I think I should disagree with IRStuff's assumption about constant energy input untill I check the convective coefficient. If you don't get constant energy input, you should increase the glycol mixture flowrate to transfer the required heat rate at the user end.

I suggest you to use the word heater instead of boiler

This link will give you specific heat of glycol solution at various concentrations.


Regards,
 
quark, can you explain us why the boiler and heater meanings,
It is my understanding that boiler and heaters are the same thing, I ussually call heater to the small 30-50gl house hot water heater and other than thet is a boiler to me.
hot water boiler.
ER
 
generalblr,
I have to agree that it does get confusing. In my family home we had a Water Boiler that heated water for circulating hot water for heating. The system was changed out to steam heat and then we had Steam Boiler. Both were made by the same company.


The ususal definition is that in a boiler you allow the liquid, normally a single liquid, to vaporize by supplying the latent heat and providing a means to separate the vapor and liquid.

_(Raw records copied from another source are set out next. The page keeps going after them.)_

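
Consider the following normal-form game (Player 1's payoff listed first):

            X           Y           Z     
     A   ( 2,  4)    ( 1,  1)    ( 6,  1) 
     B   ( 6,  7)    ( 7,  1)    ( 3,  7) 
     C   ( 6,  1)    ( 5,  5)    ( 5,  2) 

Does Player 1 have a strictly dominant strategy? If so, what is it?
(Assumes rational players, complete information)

No strictly dominant strategy exists for Player 1

Work:
A strategy strictly dominates another if it gives a strictly higher payoff against every opponent action. Compare each pair of P1's strategies column-by-column:
  A vs B: [2 vs 6, 1 vs 7, 6 vs 3] → A does not strictly dominate B (column X: 2 ≤ 6)
  A vs C: [2 vs 6, 1 vs 5, 6 vs 5] → A does not strictly dominate C (column X: 2 ≤ 6)
  B vs A: [6 vs 2, 7 vs 1, 3 vs 6] → B does not strictly dominate A (column Z: 3 ≤ 6)
  B vs C: [6 vs 6, 7 vs 5, 3 vs 5] → B does not strictly dominate C (column X: 6 ≤ 6)
  C vs A: [6 vs 2, 5 vs 1, 5 vs 6] → C does not strictly dominate A (column Z: 5 ≤ 6)
  C vs B: [6 vs 6, 5 vs 7, 5 vs 3] → C does not strictly dominate B (column X: 6 ≤ 6)
No single strategy strictly dominates all others → no strictly dominant strategy.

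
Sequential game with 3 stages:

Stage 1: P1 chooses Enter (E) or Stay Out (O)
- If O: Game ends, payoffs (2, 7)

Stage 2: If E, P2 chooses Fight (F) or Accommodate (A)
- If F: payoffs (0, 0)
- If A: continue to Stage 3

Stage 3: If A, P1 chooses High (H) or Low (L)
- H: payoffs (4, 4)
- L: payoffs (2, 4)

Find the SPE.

SPE: (E, A, H); Outcome (4, 4)

Work:
Stage 3: P1 chooses H (4 vs 2)
Stage 2: P2: F->0, A->4 (anticipating H). Choose A
Stage 1: P1: O->2, E->4 (anticipating A, H). Choose E
SPE path: E -> A -> H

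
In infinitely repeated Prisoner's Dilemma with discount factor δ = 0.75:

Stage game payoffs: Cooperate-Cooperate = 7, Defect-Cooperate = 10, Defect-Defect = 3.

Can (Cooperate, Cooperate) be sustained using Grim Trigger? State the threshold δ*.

δ* = 0.4286; since δ = 0.75 ≥ 0.4286, cooperation can be sustained

Work:
For Grim Trigger:
Cooperate forever: 7/(1-δ)
Defect then punished: 10 + 3·δ/(1-δ)
Need: 7/(1-δ) ≥ 10 + 3·δ/(1-δ)
Solving: δ ≥ (T-R)/(T-P) = (10-7)/(10-3) = 0.4286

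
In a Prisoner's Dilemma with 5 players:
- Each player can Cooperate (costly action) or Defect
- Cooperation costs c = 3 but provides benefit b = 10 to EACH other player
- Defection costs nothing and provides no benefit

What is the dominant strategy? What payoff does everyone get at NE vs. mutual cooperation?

Dominant: Defect; NE payoff = 0; Coop payoff = 37

Work:
Defect dominates (saves cost c = 3, benefit to others is external)
NE: All defect → everyone gets 0
If all cooperate: each receives (4)×10 - 3 = 37
Social dilemma: 37 > 0 but NE gives 0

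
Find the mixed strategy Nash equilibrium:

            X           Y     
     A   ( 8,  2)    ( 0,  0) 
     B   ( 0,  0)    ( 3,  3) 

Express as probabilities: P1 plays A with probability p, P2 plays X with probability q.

p = 0.6, q = 0.2727

Work:
Find probabilities that make opponent indifferent:
P2 chooses q to make P1 indifferent between A and B
P1 chooses p to make P2 indifferent between X and Y
Mixed NE: P1 plays (A: 0.6, B: 0.4), P2 plays (X: 0.2727, Y: 0.7273)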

In a heater there is no attempt to vaporize the liquid and is even prevented from vaporizing. There are also exceptions to this as we have single effect evaporators where the steam chest that boils off water is called a heater instead of a reboiler because the bulk of the feed to the evaporator is only getting heated a few degrees.

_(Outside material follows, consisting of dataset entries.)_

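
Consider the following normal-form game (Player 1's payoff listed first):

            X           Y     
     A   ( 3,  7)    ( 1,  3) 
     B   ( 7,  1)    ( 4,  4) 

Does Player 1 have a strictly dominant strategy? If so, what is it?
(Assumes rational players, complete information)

Yes, Player 1's strictly dominant strategy is B

Work:
A strategy strictly dominates another if it gives a strictly higher payoff against every opponent action. Compare each pair of P1's strategies column-by-column:
  A vs B: [3 vs 7, 1 vs 4] → A does not strictly dominate B (column X: 3 ≤ 7)
  B vs A: [7 vs 3, 4 vs 1] → B strictly dominates A
B strictly dominates every other strategy → strictly dominant.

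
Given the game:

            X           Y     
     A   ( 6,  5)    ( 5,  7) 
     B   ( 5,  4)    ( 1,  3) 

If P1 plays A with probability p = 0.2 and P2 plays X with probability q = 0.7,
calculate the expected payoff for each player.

E[P1] = 4.18, E[P2] = 4.08

Work:
E[P1] = p·q·π₁(A,X) + p·(1-q)·π₁(A,Y) + (1-p)·q·π₁(B,X) + (1-p)·(1-q)·π₁(B,Y)
= 0.2·0.7·6 + 0.2·0.3·5 + 0.8·0.7·5 + 0.8·0.3·1
= 4.18

E[P2] = 4.08 (similar calculation)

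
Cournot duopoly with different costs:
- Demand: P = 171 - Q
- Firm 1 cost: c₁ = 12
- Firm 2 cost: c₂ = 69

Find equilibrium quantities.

q₁* = 72.0, q₂* = 15.0

Work:
Reaction: q₁ = (171 - 12 - q₂)/2
Reaction: q₂ = (171 - 69 - q₁)/2
Solve simultaneously:
q₁* = (171 - 2×12 + 69)/3 = 72.0
q₂* = (171 - 2×69 + 12)/3 = 15.0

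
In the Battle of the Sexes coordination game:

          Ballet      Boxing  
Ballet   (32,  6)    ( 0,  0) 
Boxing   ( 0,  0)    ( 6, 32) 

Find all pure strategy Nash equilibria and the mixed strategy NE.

Pure NE: (Ballet, Ballet) and (Boxing, Boxing); Mixed NE: p = 0.8421, q = 0.1579

Work:
Check pure NE:
(Ballet, Ballet): (32, 6) - no unilateral deviation beneficial
(Boxing, Boxing): (6, 32) - no unilateral deviation beneficial
Mixed NE: P1 plays Ballet with p = 0.8421, P2 plays Ballet with q = 0.1579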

The term reboiler is usually reserved for when you are using a heating medium, Steam, Hot Oil, etc, to vaporize a liquid or mixture of liquids. Though you can have reboilers that don’t allow the liquids to boil/vaporize in the reboiler, as on some distillation columns or evaporators.

This can get even confusing in one situation we have. We have direct fired boilers, primary, vaporizing a heating medium (Therminol) which in turn is used to vaporize Therminol in other smaller reboilers, secondary, used to regulate the temperature at specific points in a process. On the primary side we only use the latent heat of the vaporized primary Therminol as the condensate is returned to the primary boilers within a degree or so of the boiling point. In this system there is also a direct fired heater that just heats liquid Therminol which is then allowed to vaporize by means of a flash drum. The heater/flash drum system was installed to have a system with a larger turndown ratio than a vaporizing boiler.

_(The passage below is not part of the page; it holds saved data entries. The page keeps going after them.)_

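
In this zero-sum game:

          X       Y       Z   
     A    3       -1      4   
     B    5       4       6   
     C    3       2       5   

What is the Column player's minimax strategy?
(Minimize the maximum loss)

Column should play Y, value = 4

Work:
Column player minimizes Row's maximum payoff:
Column X: max payoff to Row = 5
Column Y: max payoff to Row = 4
Column Z: max payoff to Row = 6
Minimum is 4, achieved by column Y.
Minimax strategy: Y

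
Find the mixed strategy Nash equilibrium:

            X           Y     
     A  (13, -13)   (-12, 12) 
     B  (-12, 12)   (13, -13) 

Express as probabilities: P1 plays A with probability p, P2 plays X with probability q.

p = 0.5, q = 0.5

Work:
Find probabilities that make opponent indifferent:
P2 chooses q to make P1 indifferent between A and B
P1 chooses p to make P2 indifferent between X and Y
Mixed NE: P1 plays (A: 0.5, B: 0.5), P2 plays (X: 0.5, Y: 0.5)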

It gets even more confusing as you go from industry to industry and country to country.
 
Glycol causes two issues: increased flowrate to transfer the same amount of heat and increased Pump HP due to higher viscosity. I suggest you calculate and check out both requirements before the switch. You may be forced to change the pumps and increase the heat transfer surface.
 
With only 30% Propylene, at temperatures in the heating range there is very little heat transfer difference between water and the mixed fluid. Pump power might only be affected when the temperatures are below 90 F. The thermal conductivity of the mixture will also be good at higher temperatures.
 
Hi There. in the domestic space heating world in north america and europe any device which heats water to steam or has water in a closed loop using any fuel or electricity is a boiler. I have bought maybe 50 to 60 different boilers from many countries and they are all called "boilers". They are not to be confused with instantaneous water heaters which in some contries are called boilers only because it is the same equipment as a boiler except for safteys and flow switches (generally). In Canada some utilities call everything a Furnace so the public gets more confused. A heater could be anything that transfers one form of heat into "warm air" be it convection, forced convection, furnace, radiant burner, etc. but not a boiler because the boiler needs ta terminal unit to disipate the heat ind is not capable of doing it itself.
In regards to glycol, I design solar systems and use 40% glycol/water and I reduce my heat transfer by 15% to compensate.
 
Something you should know.
If you have water pumps with packing seals they will begin to leak (quite a bit - like 1 drop every 5 seconds)if you change from 100% water to glycol/water. The circulating pumps must have mechanical shaft seals when using glycol/water.